La fin n'est pas au Dénouement
Naturellement le désespoir des Baudelaire est à son comble quand débute la fin. Momentanément séparés pour la première fois et leurs espoirs partis en fumée, il leur reste bien peu de choses auxquelles se raccrocher et de biens minces raisons d'encore espérer un heureux dénouement à leurs désastreuse aventures.
Pourtant, même le Comte Olaf perd pied et ne sait plus quelle comédie jouer. Révélations réunions, abandons, dissidences et nouvelles alliances: les uns se séparent, les autres se retrouvent, mais pour le trio une fois de plus sonne le glas de la désillusion. Leur persécuteur enfin accusé et semble-t'il acculé, leurs tuteurs rassemblés et dessillés, les visages amis réunis et repentis - les quelques absents sont occupés à d'autres ennuis et passionnantes péripéties - les Baudelaire croient un bref instant pouvoir souffler. Mais l'intrigue se poursuit avec son inexorable symétrie et ne s'écarte pas du schéma narratif installé dès les premiers épisodes. La donne est truquées avant même que les cartes ne soient distribuées et le procès vire à la parodie dans la plus totale hystérie, condensant en un seul épisode tout ce que la série à d'excessif.

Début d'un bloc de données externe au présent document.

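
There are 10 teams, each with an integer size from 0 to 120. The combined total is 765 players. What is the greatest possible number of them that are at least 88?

With k values at 88 or above and the rest at least 0, the sum is at least 0 + 88k.
Since the sum is 765, we need 88k ≤ 765, i.e. k ≤ 8.
k = 8 is achieved by 8 values at 88 and 2 at 0, total 704; add 61 to one value (staying below 88) to reach 765.

8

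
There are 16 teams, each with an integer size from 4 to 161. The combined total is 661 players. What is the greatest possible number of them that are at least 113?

With k values at 113 or above and the rest at least 4, the sum is at least 64 + 109k.
Since the sum is 661, we need 109k ≤ 597, i.e. k ≤ 5.
k = 5 is achieved by 5 values at 113 and 11 at 4, total 609; add 52 to one value (staying below 113) to reach 661.

5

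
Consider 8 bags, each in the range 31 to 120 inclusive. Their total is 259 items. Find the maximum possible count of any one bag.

42

Maximizing one value means minimizing the remaining 7.
The other 7 contribute at least 7 × 31 = 217, leaving at most 259 − 217 = 42.
Since 42 ≤ 120, this is achievable: one at 42 and 7 at 31.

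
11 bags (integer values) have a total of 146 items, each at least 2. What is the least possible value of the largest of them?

14

The 11 values sum to 146, so their maximum is at least ⌈146/11⌉ = 14.
Equality holds with 3 values of 14 and 8 values of 13.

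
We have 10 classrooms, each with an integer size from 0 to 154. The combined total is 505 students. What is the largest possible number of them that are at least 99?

With k values at 99 or above and the rest at least 0, the sum is at least 0 + 99k.
Since the sum is 505, we need 99k ≤ 505, i.e. k ≤ 5.
k = 5 is achieved by 5 values at 99 and 5 at 0, total 495; add 10 to one value (staying below 99) to reach 505.

5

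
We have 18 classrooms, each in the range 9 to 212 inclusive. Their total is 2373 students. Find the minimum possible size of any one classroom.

9

To make one classroom as small as possible, make the other 17 as large as possible.
The other 17 can take up 17 × 212 = 3604 ≥ 2373 − 9, so one classroom can sit at its floor of 9.
Achievable: one at 9 and the other 17 totalling 2364, which fits since 17 × 9 ≤ 2364 ≤ 17 × 212.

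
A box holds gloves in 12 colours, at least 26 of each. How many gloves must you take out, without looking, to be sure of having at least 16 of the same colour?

181

In the worst case you draw 15 of each of the 12 colours: 12 × 15 = 180.
One more forces 16 of some colour, so 180 + 1 = 181.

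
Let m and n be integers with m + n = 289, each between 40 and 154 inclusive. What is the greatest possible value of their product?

20880

With m + n fixed, mn peaks when the two are closest together.
Taking m = 144 and n = 145 (both in [40, 154]) gives mn = 20880.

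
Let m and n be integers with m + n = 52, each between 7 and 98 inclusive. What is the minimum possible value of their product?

315

mn = m(52 − m) is concave in m, so over [7, 45] it is minimized at an endpoint.
At the endpoint m = 7, n = 52 − 7 = 45, so mn = 7 × 45 = 315.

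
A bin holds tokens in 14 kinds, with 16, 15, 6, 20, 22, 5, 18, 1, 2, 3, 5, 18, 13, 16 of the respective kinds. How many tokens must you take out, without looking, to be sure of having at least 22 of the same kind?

160

In the worst case you take as many as possible of each kind without reaching 22: 16 + 15 + 6 + 20 + 21 + 5 + 18 + 1 + 2 + 3 + 5 + 18 + 13 + 16 = 159.
The next one must give 22 of some kind, so 159 + 1 = 160.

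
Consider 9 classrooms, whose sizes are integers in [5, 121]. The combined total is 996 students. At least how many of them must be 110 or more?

Each value short of 110 is at most 109, costing at least 121 − 109 = 12 against the maximum total of 1089.
We can afford to lose at most 1089 − 996 = 93, so at most ⌊93/12⌋ = 7 fall short, and at least 2 are ≥ 110.
Exactly 2 works: 2 values at 121 and 7 at 109 total 1005; lower one of the high values by 9 (still ≥ 110) to hit 996.

2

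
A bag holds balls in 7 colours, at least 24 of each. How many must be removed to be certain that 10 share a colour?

You could draw 9 of every colour without reaching 10 of any — 63 in all.
One more forces 10 of some colour, so 63 + 1 = 64.

64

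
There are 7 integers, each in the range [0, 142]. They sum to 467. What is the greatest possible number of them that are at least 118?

Suppose k of them are at least 118. Those contribute at least 118 each and the other 7 − k at least 0 each.
So the total is at least 118k + 0(7 − k) = 0 + 118k. This must be ≤ 467, giving k ≤ 3.
k = 3 is achieved by 3 values at 118 and 4 at 0, total 354; add 113 to one value (staying below 118) to reach 467.

3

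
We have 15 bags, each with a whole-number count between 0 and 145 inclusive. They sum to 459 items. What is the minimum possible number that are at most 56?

If only k of them are at most 56, the other 15 − k are at least 57, so the total is at least (15 − k)·57 + k·0.
This is ≤ 459, so (15 − k)·57 + 0k ≤ 459, which gives k ≥ 7.
Exactly 7 works: 7 values at 0 and 8 at 57 total 456; raise one of the low values by 3 (still ≤ 56) to hit 459.

7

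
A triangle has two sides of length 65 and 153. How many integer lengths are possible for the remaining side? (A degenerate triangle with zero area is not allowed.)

129

The triangle inequality gives |65 − 153| < c < 65 + 153, i.e. 88 < c < 218.
So c can be any integer from 89 to 217: 129 values.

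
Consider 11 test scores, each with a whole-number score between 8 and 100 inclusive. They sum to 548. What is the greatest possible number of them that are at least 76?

6

With k values at 76 or above and the rest at least 8, the sum is at least 88 + 68k.
Since the sum is 548, we need 68k ≤ 460, i.e. k ≤ 6.
k = 6 is achieved by 6 values at 76 and 5 at 8, total 496; add 52 to one value (staying below 76) to reach 548.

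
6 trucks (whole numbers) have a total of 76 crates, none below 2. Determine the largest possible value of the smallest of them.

12

The average is 76/6 < 13, so some value is ≤ 12.
Achievable: 2 of them at 12 and 4 at 13 total 76.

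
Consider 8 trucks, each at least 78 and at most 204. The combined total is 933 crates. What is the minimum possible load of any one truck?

Minimizing one value means maximizing the remaining 7.
The other 7 can take up 7 × 204 = 1428 ≥ 933 − 78, so one truck can sit at its floor of 78.
Achievable: one at 78 and the other 7 totalling 855, which fits since 7 × 78 ≤ 855 ≤ 7 × 204.

78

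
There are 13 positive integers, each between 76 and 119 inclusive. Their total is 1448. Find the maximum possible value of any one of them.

119

To make one integer as large as possible, make the other 12 as small as possible.
The other 12 contribute at least 12 × 76 = 912, leaving at most 1448 − 912 = 536.
But each integer is capped at 119, so the maximum is 119.
Achievable: one at 119 and the other 12 totalling 1329, which fits since 12 × 76 ≤ 1329 ≤ 12 × 119.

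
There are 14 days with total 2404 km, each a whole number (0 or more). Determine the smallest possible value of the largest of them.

The 14 values sum to 2404, so their maximum is at least ⌈2404/14⌉ = 172.
Achievable: 10 of them at 172 and 4 at 171 total 2404.

172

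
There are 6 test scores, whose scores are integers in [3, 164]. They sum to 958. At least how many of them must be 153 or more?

4

Each value short of 153 is at most 152, costing at least 164 − 152 = 12 against the maximum total of 984.
We can afford to lose at most 984 − 958 = 26, so at most ⌊26/12⌋ = 2 fall short, and at least 4 are ≥ 153.
Exactly 4 works: 4 values at 164 and 2 at 152 total 960; lower one of the high values by 2 (still ≥ 153) to hit 958.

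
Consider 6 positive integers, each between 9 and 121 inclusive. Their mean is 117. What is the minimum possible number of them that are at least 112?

4

The total is 6 × 117 = 702.
Suppose at most 6 − j of them reach 112; then j values are ≤ 111 and the rest ≤ 121.
The total is then ≤ 111·j + 121·(6 − j) = 726 − 10j. For this to be ≥ 702 we need j ≤ 2, so at least 6 − 2 = 4 must reach 112.
Exactly 4 works: 4 values at 121 and 2 at 111 total 706; lower one of the high values by 4 (still ≥ 112) to hit 702.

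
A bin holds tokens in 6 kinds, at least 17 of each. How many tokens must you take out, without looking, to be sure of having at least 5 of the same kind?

In the worst case you draw 4 of each of the 6 kinds: 6 × 4 = 24.
One more forces 5 of some kind, so 24 + 1 = 25.

25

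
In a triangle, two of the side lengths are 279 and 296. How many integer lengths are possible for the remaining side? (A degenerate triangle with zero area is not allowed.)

The triangle inequality gives |279 − 296| < c < 279 + 296, i.e. 17 < c < 575.
So c can be any integer from 18 to 574: 557 values.

557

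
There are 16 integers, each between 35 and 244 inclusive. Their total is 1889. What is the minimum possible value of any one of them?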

Si leur patronyme laisse croire qu'en l'hôtel des frères Dénouement se trouve la clef de cette obscure affaire, ce n'est que le pénultième péril pour les orphelins et un leurre pour le spectateur naïf. Ce serait en effet mésestimer le goût prononcé de Monsieur Snicket pour les imbroglios alambiqués au burlesque funeste. Pour démêler ce nœud gordien , les Baudelaire devront trancher les amarres et mettre le cap vers le tout début pour enfin connaitre le fin mot de l'histoire.
La victoire est douce-amère, et nous rappelle que si nos ennemis sont mus par la haine, elle est elle-même souvent mue par la tristesse et le désespoir. Mais pour les Baudelaire, l'heure n'est plus au chagrin et pour nous est venu celle d'éteindre nos télés pour les laisser savourer leur liberté enfin retrouvée. Pour eux, c'est Vers la Fin qu'est le Début: celui d'une vie sans aucun doute riche en inventions ingénieuses, en lectures merveilleuses, en fine gastronomie pour solides quenottes.. et en aventures tout aussi passionnantes mais - souhaitons-leur! - moins affligeantes que leurs désastreuses mésaventures.